Some called it a volley, a beautiful volley. Others scowled and clarified it as a half-volley, a beautiful half-volley. The only thing anyone was in agreement with was the fact that it was beautiful.
As you can imagine, it got pretty heated.
Here’s the problem and here’s why Michael Cox could be right. Neither definition of a volley or a half-volley lends itself particularly to what Vardy did.
A half-volley, therefore, would be struck like a drop-kick. It would be struck like Tony Yeboah did against Wimbledon in 1995.
Fine.
But the same Oxford Dictionary doesn’t clear it up. It almost contradicts itself with its definition of a volley:
‘A strike or kick of the ball made before it touches the ground.’
If you’re willing to accept that a half-volley is only when the ball is struck immediately after it bounces (as soon as it rises), then you’re snookered with something like Vardy’s which was kicked a full second after the ball bounced because it isn’t a volley either. After all, according to Oxford too, a volley is struck before the ball touches the ground.
Paul Scholes could show you.
So, by definition, an act like Vardy’s is neither a a volley or a half-volley.
Unless… Unless.
Unless you accept that the bounce was a separate act and thus isn’t included in the definition. The volley is hitting the ball as it drops again regardless of what happened in the build-up. If it’s falling or airborne and you strike it, you’ve still volleyed it, right? It doesn’t technically matter what happened before.
That’s why Suarez’s screamer against Norwich is labelled a volley by some.
What about football purity though?
Everyone in their heart of hearts knows full well that a volley in football involves the ball never hitting the ground. It’s where “have it” comes from. It’s what ‘headers and volleys’ is built upon. It’s what makes a volley special. You can’t let a ball bounce two or three times, hit it and call it a volley. Technically, you probably could. But, culturally, you’d be expelled from the street.

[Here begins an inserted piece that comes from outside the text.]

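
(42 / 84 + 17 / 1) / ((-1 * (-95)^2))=-7 / 3610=-0.00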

In fairness though, a bouncing ball has arguably been affected as much as a controlled ball has been. Dele Alli’s ridiculous goal against Crystal Palace was special and it didn’t hit the ground. He did however have the advantage of taking two touches before he thumped it, eliminating external factors. Vardy’s meanwhile was hit first-time, probably even more difficult (the strike part) but the purist still wouldn’t call that a volley?
They probably wouldn’t. Nor should they. Difficulty levels don’t come into it.
A volley, in football, is a ball that doesn’t hit the ground. You control it yourself without the help of the surface beneath you. It all comes from you, whether you take it from the sky, whether you take two touches or whether you just have it first time.
You keep it up, you volley it, you don’t let it touch the ground before you get to it.
Technically, by definition, yes, you could argue all you want otherwise. You can argue that the act of a volley is just striking the ball in the air. But where does it end? If that goal of Suarez’ bounces three more times before he hits it, would you still call it a volley? If a cross comes across the box, bounces five times and you hit it – before it comes to rest on the ground – do you credit yourself with a volley?
You don’t.
If you live by the football rules, Vardy’s was a half-volley. It bounced and he hit it.
If you live by the half-volley rules or the Oxford Dictionary rules, Vardy’s might not have been a half-volley, it might be some other term yet to be thought up. But it sure as hell wasn’t a volley. Not in football anyway.
It was bloody magnificent all the same.